Yesterday, we caught up with Pence to talk about the one-year anniversary of the Dobbs ruling. We wanted to know how he squares his own position with the political reality that abortion restrictions are consistently unpopular in polls and whether he’s worried that opposition will blow back on him and the GOP at the ballot box.
The upshot: not a bit. And he thinks Republican candidates need to stop running scared from the issue and embrace it head on.
How Pence Sees It: The GOP, Pence said, faces a choice, “whether or not we’re going to continue to be a party grounded in the conservative principles that have won not only the White House, but won majorities over the last 50 years again and again— or whether our party is going to shy away from those core traditional principles.”
As for him? “For me, for our campaign, we’re going to stand where we’ve always stood, and that is stand without apology for the right to life,” he said.
In our interview, Pence flatly rejected the conventional wisdom in Washington that Republicans suffered in the midterms because of Dobbs blowback.
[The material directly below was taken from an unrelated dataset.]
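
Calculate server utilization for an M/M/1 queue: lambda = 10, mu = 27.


rho = lambda/mu = 10/27 = 0.3704

0.3704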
Those who lost, he said, had a “common denominator” that “has not to do with the issue of abortion.”
“Rather, where candidates were focused on the past— focused on relitigating the past— we did not fare well,” Pence said, a veiled reference to Republicans parroting the false claim that Trump won the 2020 election.
Pence vs The Field: His unabashed stance on abortion is one way Pence differentiates himself from the rest of the GOP’s 2024 field. And he’s certainly not shy about drawing that contrast, particularly vis-a-vis Trump.
In our conversation, Pence brought up Trump several times unprompted— though never by name— arguing that Trump’s suggestion that the Dobbs ruling undercut the GOP in 2022 was “wrong,” and hitting back at Trump for criticizing DeSantis’ six-week ban as “too harsh.”
“In my announcement speech, I articulated my concern that my former running mate and other candidates in the field are backing away from an unwavering commitment to the right to life,” Pence said. “It’s not consistent with the kind of principled leadership that I believe Republicans are looking for in the cause of life.”
Asked if there should be a litmus test for Republicans to carry the “pro-life” label, Pence suggested they should all be supporting a nationwide abortion ban: “I would expect that pro-life voters around the country would … be looking for men and women willing to stand unambiguously for advancing the cause of the right to life at every level— at the state and federal level.”
He also vowed to do “everything in my power” to reverse approval of mifepristone if elected: “I do not support mail-order abortion,” he said.
Pence’s Strategy: As the Republican Party struggles to make inroads with suburban women, Pence’s stances are politically risky for the GOP. But Pence said he has a prescription to help Republicans embrace this issue:
  • First, articulate Democrats’ support for late-term abortions, which polling shows many Americans are wary of. “There’s no question that the Democrat Party’s position on abortion is out of step with 90% of the country,” Pence said.

  • Second, pair abortion restrictions with what he called policies of “compassion.” That means, for instance, passing funding for anti-abortion “crisis pregnancy centers” that offer services to pregnant women and enacting reforms to make adoption more affordable, he said.

Even if the polls don’t change, Pence won’t be reassessing his stance.
“I knew that the cause of life would have to be my cause … and we’ve never wavered,” he said. “I’ve always stood for life. And whatever the future holds for me and my family, I always will.”


Meanwhile, Biden just signed an executive order designed to protect and expand access to contraception, directing federal departments to consider requiring private insurers to offer expanded contraception options under the Affordable Care Act such as by covering more than one product and streamlining the process for obtaining care.